While the temps near our DC offices are forecast to get near 100ºF this week, we have no doubt that inside the Old Senate Chambers last night, and inside the normal Senate chambers today, will be where the real heat is at.
As you may know, the full U.S. Senate - all 100 members - met yesterday evening in the Old Senate Chambers to discuss a possible way around Senate Majority Leader Harry Reid invoking the infamous "nuclear option" in the U.S. Senate. Since no deal was reported out of that meeting, we fully expect Majority Leader Reid to push ahead with all seven votes on President Obama's nominees this morning.
If Sen. McConnell and the Republican leaders in the Senate balk, stall, or try to obstruct a vote on any of those nominees, Sen. Reid has confirmed he will push the metaphorical button, and use the so-called nuclear option to change the rules in the U.S. Senate. That the Republicans' obstructionist ways will finally blow up in their faces shouldn't surprise anyone - and frankly, this rule change isn't anything to fear.
The level of rule change Majority Leader Reid is looking for isn't a complete elimination of the filibuster in the Senate. Rather, it's an adjustment that actually brings the Senate closer to both the letter and the intent of the Constitution, specifically Article II, Section 2, Clause 2 - The Appointments Clause.
The Appointments Clause empowers the President of the United States to appoint individuals to positions, including cabinet level agencies, with the "advice and consent" of the Senate. There's nowhere in this clause, or in any of our country's founding documents that says this power had a duel use, as both a way to confirm nominees and a way for the Senate to prevent a President from picking the people that President wants to work with in the Cabinet.

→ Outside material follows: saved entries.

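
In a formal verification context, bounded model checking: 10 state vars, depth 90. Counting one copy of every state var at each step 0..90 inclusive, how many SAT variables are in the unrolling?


BMC unrolls to depth k, creating one copy of each state var for steps 0..k.
Step count = 90 + 1 = 91 (steps 0 through 90)
Vars per step = 10
Total = 10 * 91 = 910

910


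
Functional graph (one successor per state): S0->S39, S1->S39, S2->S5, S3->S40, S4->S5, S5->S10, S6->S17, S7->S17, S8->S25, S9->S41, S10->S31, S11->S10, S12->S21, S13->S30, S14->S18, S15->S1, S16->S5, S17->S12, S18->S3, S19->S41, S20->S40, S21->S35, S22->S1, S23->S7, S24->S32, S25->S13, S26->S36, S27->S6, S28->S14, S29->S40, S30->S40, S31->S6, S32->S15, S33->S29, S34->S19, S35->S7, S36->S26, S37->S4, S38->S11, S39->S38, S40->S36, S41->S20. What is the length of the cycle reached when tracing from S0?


Trace from S0 until a state repeats:
  S0 -> S39 -> S38 -> S11 -> S10 -> S31 -> S6 -> S17 -> S12 -> S21 -> S35 -> S7 -> S17
S17 first seen at step 7, revisited at step 12.
Cycle length = 12 - 7 = 5

5


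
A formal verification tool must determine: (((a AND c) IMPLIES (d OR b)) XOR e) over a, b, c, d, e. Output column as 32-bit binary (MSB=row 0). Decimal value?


Formula: (((a AND c) IMPLIES (d OR b)) XOR e) over a, b, c, d, e (32 rows)
Evaluate each row (bits = a,b,c,d,e, MSB first):
  row 0 [00000]: (((0 AND 0) IMPLIES (0 OR 0)) XOR 0) -> 1
  row 1 [00001]: (((0 AND 0) IMPLIES (0 OR 0)) XOR 1) -> 0
  row 2 [00010]: (((0 AND 0) IMPLIES (1 OR 0)) XOR 0) -> 1
  row 3 [00011]: (((0 AND 0) IMPLIES (1 OR 0)) XOR 1) -> 0
  row 4 [00100]: (((0 AND 1) IMPLIES (0 OR 0)) XOR 0) -> 1
  row 5 [00101]: (((0 AND 1) IMPLIES (0 OR 0)) XOR 1) -> 0
  row 6 [00110]: (((0 AND 1) IMPLIES (1 OR 0)) XOR 0) -> 1
  row 7 [00111]: (((0 AND 1) IMPLIES (1 OR 0)) XOR 1) -> 0
  row 8 [01000]: (((0 AND 0) IMPLIES (0 OR 1)) XOR 0) -> 1
  row 9 [01001]: (((0 AND 0) IMPLIES (0 OR 1)) XOR 1) -> 0
  row 10 [01010]: (((0 AND 0) IMPLIES (1 OR 1)) XOR 0) -> 1
  row 11 [01011]: (((0 AND 0) IMPLIES (1 OR 1)) XOR 1) -> 0
  row 12 [01100]: (((0 AND 1) IMPLIES (0 OR 1)) XOR 0) -> 1
  row 13 [01101]: (((0 AND 1) IMPLIES (0 OR 1)) XOR 1) -> 0
  row 14 [01110]: (((0 AND 1) IMPLIES (1 OR 1)) XOR 0) -> 1
  row 15 [01111]: (((0 AND 1) IMPLIES (1 OR 1)) XOR 1) -> 0
  row 16 [10000]: (((1 AND 0) IMPLIES (0 OR 0)) XOR 0) -> 1
  row 17 [10001]: (((1 AND 0) IMPLIES (0 OR 0)) XOR 1) -> 0
  row 18 [10010]: (((1 AND 0) IMPLIES (1 OR 0)) XOR 0) -> 1
  row 19 [10011]: (((1 AND 0) IMPLIES (1 OR 0)) XOR 1) -> 0
  row 20 [10100]: (((1 AND 1) IMPLIES (0 OR 0)) XOR 0) -> 0
  row 21 [10101]: (((1 AND 1) IMPLIES (0 OR 0)) XOR 1) -> 1
  row 22 [10110]: (((1 AND 1) IMPLIES (1 OR 0)) XOR 0) -> 1
  row 23 [10111]: (((1 AND 1) IMPLIES (1 OR 0)) XOR 1) -> 0
  row 24 [11000]: (((1 AND 0) IMPLIES (0 OR 1)) XOR 0) -> 1
  row 25 [11001]: (((1 AND 0) IMPLIES (0 OR 1)) XOR 1) -> 0
  row 26 [11010]: (((1 AND 0) IMPLIES (1 OR 1)) XOR 0) -> 1
  row 27 [11011]: (((1 AND 0) IMPLIES (1 OR 1)) XOR 1) -> 0
  row 28 [11100]: (((1 AND 1) IMPLIES (0 OR 1)) XOR 0) -> 1
  row 29 [11101]: (((1 AND 1) IMPLIES (0 OR 1)) XOR 1) -> 0
  row 30 [11110]: (((1 AND 1) IMPLIES (1 OR 1)) XOR 0) -> 1
  row 31 [11111]: (((1 AND 1) IMPLIES (1 OR 1)) XOR 1) -> 0
Full result column, 4 rows per line (a,b,c fixed per line; d,e runs 00..11 left to right):
  rows 0-3 [a,b,c=000]: 1010  = hex A
  rows 4-7 [a,b,c=001]: 1010  = hex A
  rows 8-11 [a,b,c=010]: 1010  = hex A
  rows 12-15 [a,b,c=011]: 1010  = hex A
  rows 16-19 [a,b,c=100]: 1010  = hex A
  rows 20-23 [a,b,c=101]: 0110  = hex 6
  rows 24-27 [a,b,c=110]: 1010  = hex A
  rows 28-31 [a,b,c=111]: 1010  = hex A
Output column (row 0 .. row 31) = 10101010101010101010011010101010
Output column grouped in 4s = 1010 1010 1010 1010 1010 0110 1010 1010 = 0xAAAAA6AA
Convert to decimal digit by digit (value = value*16 + digit):
  A -> 10
  10*16 + 10 (A) = 170
  170*16 + 10 (A) = 2730
  2730*16 + 10 (A) = 43690
  43690*16 + 10 (A) = 699050
  699050*16 + 6 = 11184806
  11184806*16 + 10 (A) = 178956906
  178956906*16 + 10 (A) = 2863310506
Decimal = 2863310506

2863310506


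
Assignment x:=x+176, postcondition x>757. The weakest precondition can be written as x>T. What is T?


Formula: wp(x:=E, P) = P[E/x] (substitute E for x in postcondition)
Step 1: Postcondition: x>757
Step 2: Substitute x+176 for x: x+176>757
Step 3: Solve for x: x > 757-176 = 581

581


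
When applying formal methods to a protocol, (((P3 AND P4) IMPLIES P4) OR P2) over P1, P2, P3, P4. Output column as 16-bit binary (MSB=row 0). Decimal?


Formula: (((P3 AND P4) IMPLIES P4) OR P2) over P1, P2, P3, P4 (16 rows)
Evaluate each row (bits = P1,P2,P3,P4, MSB first):
  row 0 [0000]: (((0 AND 0) IMPLIES 0) OR 0) -> 1
  row 1 [0001]: (((0 AND 1) IMPLIES 1) OR 0) -> 1
  row 2 [0010]: (((1 AND 0) IMPLIES 0) OR 0) -> 1
  row 3 [0011]: (((1 AND 1) IMPLIES 1) OR 0) -> 1
  row 4 [0100]: (((0 AND 0) IMPLIES 0) OR 1) -> 1
  row 5 [0101]: (((0 AND 1) IMPLIES 1) OR 1) -> 1
  row 6 [0110]: (((1 AND 0) IMPLIES 0) OR 1) -> 1
  row 7 [0111]: (((1 AND 1) IMPLIES 1) OR 1) -> 1
  row 8 [1000]: (((0 AND 0) IMPLIES 0) OR 0) -> 1
  row 9 [1001]: (((0 AND 1) IMPLIES 1) OR 0) -> 1
  row 10 [1010]: (((1 AND 0) IMPLIES 0) OR 0) -> 1
  row 11 [1011]: (((1 AND 1) IMPLIES 1) OR 0) -> 1
  row 12 [1100]: (((0 AND 0) IMPLIES 0) OR 1) -> 1
  row 13 [1101]: (((0 AND 1) IMPLIES 1) OR 1) -> 1
  row 14 [1110]: (((1 AND 0) IMPLIES 0) OR 1) -> 1
  row 15 [1111]: (((1 AND 1) IMPLIES 1) OR 1) -> 1
Full result column, 4 rows per line (P1,P2 fixed per line; P3,P4 runs 00..11 left to right):
  rows 0-3 [P1,P2=00]: 1111  = hex F
  rows 4-7 [P1,P2=01]: 1111  = hex F
  rows 8-11 [P1,P2=10]: 1111  = hex F
  rows 12-15 [P1,P2=11]: 1111  = hex F
Output column (row 0 .. row 15) = 1111111111111111
Output column grouped in 4s = 1111 1111 1111 1111 = 0xFFFF
Convert to decimal digit by digit (value = value*16 + digit):
  F -> 15
  15*16 + 15 (F) = 255
  255*16 + 15 (F) = 4095
  4095*16 + 15 (F) = 65535
Decimal = 65535

65535


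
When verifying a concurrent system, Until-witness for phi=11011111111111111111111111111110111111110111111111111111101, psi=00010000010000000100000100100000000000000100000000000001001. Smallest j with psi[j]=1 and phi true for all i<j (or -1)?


(phi U psi) at 0: need smallest j with psi[j]=1 and phi[i]=1 for all i in [0,j).
Scan from step 0:
  step 0: phi=1, psi=0 -> continue
  step 1: phi=1, psi=0 -> continue
  step 2: phi=0 -> phi-prefix broken from here
  step 3: psi=1 but phi already failed -> not a witness
  step 9: psi=1 but phi already failed -> not a witness
  step 17: psi=1 but phi already failed -> not a witness
  step 23: psi=1 but phi already failed -> not a witness
  step 26: psi=1 but phi already failed -> not a witness
  step 41: psi=1 but phi already failed -> not a witness
  step 55: psi=1 but phi already failed -> not a witness
  step 58: psi=1 but phi already failed -> not a witness
  end of trace: no witness -> -1
Witness step = -1

-1


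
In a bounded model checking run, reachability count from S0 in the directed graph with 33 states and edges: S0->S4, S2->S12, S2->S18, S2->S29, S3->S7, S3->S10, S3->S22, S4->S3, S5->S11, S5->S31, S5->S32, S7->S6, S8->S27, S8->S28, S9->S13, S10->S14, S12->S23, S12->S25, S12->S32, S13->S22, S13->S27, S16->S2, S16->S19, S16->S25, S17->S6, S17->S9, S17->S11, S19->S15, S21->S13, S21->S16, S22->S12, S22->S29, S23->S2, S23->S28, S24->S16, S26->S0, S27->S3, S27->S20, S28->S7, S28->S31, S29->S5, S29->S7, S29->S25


BFS from S0:
  layer 0: {S0}
  layer 1: {S4}
  layer 2: {S3}
  layer 3: {S7, S10, S22}
  layer 4: {S6, S12, S14, S29}
  layer 5: {S5, S23, S25, S32}
  layer 6: {S2, S11, S28, S31}
  layer 7: {S18}
Reachable set: {S0, S2, S3, S4, S5, S6, S7, S10, S11, S12, S14, S18, S22, S23, S25, S28, S29, S31, S32}
Count = 19

19


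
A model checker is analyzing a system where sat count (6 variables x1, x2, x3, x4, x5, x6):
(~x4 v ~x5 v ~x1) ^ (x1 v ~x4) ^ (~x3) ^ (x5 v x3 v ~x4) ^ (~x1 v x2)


CNF with 5 clauses over 6 vars (64 assignments).
An assignment satisfies CNF iff every clause has >=1 true literal.
Check each row (bits = x1,x2,x3,x4,x5,x6; clause T/F shown):
  row 0 [000000]: clauses=TTTTT -> 1
  row 1 [000001]: clauses=TTTTT -> 1
  row 2 [000010]: clauses=TTTTT -> 1
  row 3 [000011]: clauses=TTTTT -> 1
  row 4 [000100]: clauses=TFTFT -> 0
  (every remaining row is evaluated the same way; all 64 results are listed next)
Full result column, 8 rows per line (x1,x2,x3 fixed per line; x4,x5,x6 runs 000..111 left to right):
  rows 0-7 [x1,x2,x3=000]: 11110000  (ones: 4)
  rows 8-15 [x1,x2,x3=001]: 00000000  (ones: 0)
  rows 16-23 [x1,x2,x3=010]: 11110000  (ones: 4)
  rows 24-31 [x1,x2,x3=011]: 00000000  (ones: 0)
  rows 32-39 [x1,x2,x3=100]: 00000000  (ones: 0)
  rows 40-47 [x1,x2,x3=101]: 00000000  (ones: 0)
  rows 48-55 [x1,x2,x3=110]: 11110000  (ones: 4)
  rows 56-63 [x1,x2,x3=111]: 00000000  (ones: 0)
Satisfying assignments = 4+0+4+0+0+0+4+0 = 12

12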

The Senate is simply supposed to advise, and then, if a majority of Senators agrees, consent to the President's nomination. That's a majority of Senators - not a supermajority.
Yet, as Sen. Reid noted in his Monday press conference at the Center For American Progress, Republicans in the Senate have used the filibuster at such a high rate, if they continue at this pace, before the end of his second term, they'll have blocked more of President Obama's appointments than all other Presidents have had blocked by the Senate, combined.

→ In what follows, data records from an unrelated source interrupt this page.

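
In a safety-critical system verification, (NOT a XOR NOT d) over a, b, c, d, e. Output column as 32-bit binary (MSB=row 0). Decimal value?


Formula: (NOT a XOR NOT d) over a, b, c, d, e (32 rows)
Evaluate each row (bits = a,b,c,d,e, MSB first):
  row 0 [00000]: (NOT 0 XOR NOT 0) -> 0
  row 1 [00001]: (NOT 0 XOR NOT 0) -> 0
  row 2 [00010]: (NOT 0 XOR NOT 1) -> 1
  row 3 [00011]: (NOT 0 XOR NOT 1) -> 1
  row 4 [00100]: (NOT 0 XOR NOT 0) -> 0
  row 5 [00101]: (NOT 0 XOR NOT 0) -> 0
  row 6 [00110]: (NOT 0 XOR NOT 1) -> 1
  row 7 [00111]: (NOT 0 XOR NOT 1) -> 1
  row 8 [01000]: (NOT 0 XOR NOT 0) -> 0
  row 9 [01001]: (NOT 0 XOR NOT 0) -> 0
  row 10 [01010]: (NOT 0 XOR NOT 1) -> 1
  row 11 [01011]: (NOT 0 XOR NOT 1) -> 1
  row 12 [01100]: (NOT 0 XOR NOT 0) -> 0
  row 13 [01101]: (NOT 0 XOR NOT 0) -> 0
  row 14 [01110]: (NOT 0 XOR NOT 1) -> 1
  row 15 [01111]: (NOT 0 XOR NOT 1) -> 1
  row 16 [10000]: (NOT 1 XOR NOT 0) -> 1
  row 17 [10001]: (NOT 1 XOR NOT 0) -> 1
  row 18 [10010]: (NOT 1 XOR NOT 1) -> 0
  row 19 [10011]: (NOT 1 XOR NOT 1) -> 0
  row 20 [10100]: (NOT 1 XOR NOT 0) -> 1
  row 21 [10101]: (NOT 1 XOR NOT 0) -> 1
  row 22 [10110]: (NOT 1 XOR NOT 1) -> 0
  row 23 [10111]: (NOT 1 XOR NOT 1) -> 0
  row 24 [11000]: (NOT 1 XOR NOT 0) -> 1
  row 25 [11001]: (NOT 1 XOR NOT 0) -> 1
  row 26 [11010]: (NOT 1 XOR NOT 1) -> 0
  row 27 [11011]: (NOT 1 XOR NOT 1) -> 0
  row 28 [11100]: (NOT 1 XOR NOT 0) -> 1
  row 29 [11101]: (NOT 1 XOR NOT 0) -> 1
  row 30 [11110]: (NOT 1 XOR NOT 1) -> 0
  row 31 [11111]: (NOT 1 XOR NOT 1) -> 0
Full result column, 4 rows per line (a,b,c fixed per line; d,e runs 00..11 left to right):
  rows 0-3 [a,b,c=000]: 0011  = hex 3
  rows 4-7 [a,b,c=001]: 0011  = hex 3
  rows 8-11 [a,b,c=010]: 0011  = hex 3
  rows 12-15 [a,b,c=011]: 0011  = hex 3
  rows 16-19 [a,b,c=100]: 1100  = hex C
  rows 20-23 [a,b,c=101]: 1100  = hex C
  rows 24-27 [a,b,c=110]: 1100  = hex C
  rows 28-31 [a,b,c=111]: 1100  = hex C
Output column (row 0 .. row 31) = 00110011001100111100110011001100
Output column grouped in 4s = 0011 0011 0011 0011 1100 1100 1100 1100 = 0x3333CCCC
Convert to decimal digit by digit (value = value*16 + digit):
  3 -> 3
  3*16 + 3 = 51
  51*16 + 3 = 819
  819*16 + 3 = 13107
  13107*16 + 12 (C) = 209724
  209724*16 + 12 (C) = 3355596
  3355596*16 + 12 (C) = 53689548
  53689548*16 + 12 (C) = 859032780
Decimal = 859032780

859032780


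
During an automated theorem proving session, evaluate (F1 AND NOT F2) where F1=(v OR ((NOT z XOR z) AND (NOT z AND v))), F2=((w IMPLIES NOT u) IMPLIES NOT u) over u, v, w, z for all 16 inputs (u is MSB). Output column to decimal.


F1 = (v OR ((NOT z XOR z) AND (NOT z AND v)))
F2 = ((w IMPLIES NOT u) IMPLIES NOT u)
Counterexample to F1=>F2 is where F1=1 and F2=0.
Evaluate each row (bits = u,v,w,z, MSB first):
  row 0 [0000]: F1=0 F2=1 -> F1&~F2 -> 0
  row 1 [0001]: F1=0 F2=1 -> F1&~F2 -> 0
  row 2 [0010]: F1=0 F2=1 -> F1&~F2 -> 0
  row 3 [0011]: F1=0 F2=1 -> F1&~F2 -> 0
  row 4 [0100]: F1=1 F2=1 -> F1&~F2 -> 0
  row 5 [0101]: F1=1 F2=1 -> F1&~F2 -> 0
  row 6 [0110]: F1=1 F2=1 -> F1&~F2 -> 0
  row 7 [0111]: F1=1 F2=1 -> F1&~F2 -> 0
  row 8 [1000]: F1=0 F2=0 -> F1&~F2 -> 0
  row 9 [1001]: F1=0 F2=0 -> F1&~F2 -> 0
  row 10 [1010]: F1=0 F2=1 -> F1&~F2 -> 0
  row 11 [1011]: F1=0 F2=1 -> F1&~F2 -> 0
  row 12 [1100]: F1=1 F2=0 -> F1&~F2 -> 1
  row 13 [1101]: F1=1 F2=0 -> F1&~F2 -> 1
  row 14 [1110]: F1=1 F2=1 -> F1&~F2 -> 0
  row 15 [1111]: F1=1 F2=1 -> F1&~F2 -> 0
Full result column, 4 rows per line (u,v fixed per line; w,z runs 00..11 left to right):
  rows 0-3 [u,v=00]: 0000  = hex 0
  rows 4-7 [u,v=01]: 0000  = hex 0
  rows 8-11 [u,v=10]: 0000  = hex 0
  rows 12-15 [u,v=11]: 1100  = hex C
Counterexample vector (row 0 .. row 15) = 0000000000001100
Output column grouped in 4s = 0000 0000 0000 1100 = 0x000C
Convert to decimal digit by digit (value = value*16 + digit):
  0 -> 0
  0*16 + 0 = 0
  0*16 + 0 = 0
  0*16 + 12 (C) = 12
Decimal = 12

12


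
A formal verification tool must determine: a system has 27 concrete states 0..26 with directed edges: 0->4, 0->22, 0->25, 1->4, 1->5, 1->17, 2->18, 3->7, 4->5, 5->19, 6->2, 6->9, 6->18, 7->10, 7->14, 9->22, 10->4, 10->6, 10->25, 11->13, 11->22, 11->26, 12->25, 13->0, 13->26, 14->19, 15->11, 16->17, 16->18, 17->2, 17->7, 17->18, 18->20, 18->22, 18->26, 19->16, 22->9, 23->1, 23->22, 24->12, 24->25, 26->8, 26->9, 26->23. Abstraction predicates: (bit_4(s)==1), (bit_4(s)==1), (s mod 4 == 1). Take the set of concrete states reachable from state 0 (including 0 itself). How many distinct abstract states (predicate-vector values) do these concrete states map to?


BFS from 0:
Concrete reachable: {0, 1, 2, 4, 5, 6, 7, 8, 9, 10, 14, 16, 17, 18, 19, 20, 22, 23, 25, 26}
Abstract via predicates (bit_4(s)==1), (bit_4(s)==1), (s mod 4 == 1):
  (0,0,0) <- {0, 2, 4, 6, 7, 8, 10, 14}
  (0,0,1) <- {1, 5, 9}
  (1,1,0) <- {16, 18, 19, 20, 22, 23, 26}
  (1,1,1) <- {17, 25}
Distinct abstract states = 4

4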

There's absolutely no reason for this kind of nullification tactic by Republicans - or anyone else for that matter. Indeed, as the Washington Post's Greg Sargent noted Monday morning and as Sen Tom Harkin of Iowa noted Monday afternoon, Republicans aren't filibustering President Obama's nominees for any reason other than as an act of nullification.
As Sargent also correctly noted, even longtime GOP House and Senate staffer Richard Arenberg conceded last week that the way Republicans have been using the filibuster to block presidential nominees under President Obama has been effectively "poking the Democrats with a sharp stick."
That Harry Reid has finally been pushed to the point of using the Constitution to blow away at least some of the pointless and infantile obstruction of the Republican Party may blow back a bit in the faces of Democrats, true.
More likely, though, using the "nuclear option" to fix the Senate, and make it more functional again, will force sane Republicans in the Senate to truly take on the tea bag extremists in their own party - and that's an explosion we've been waiting a long time to see.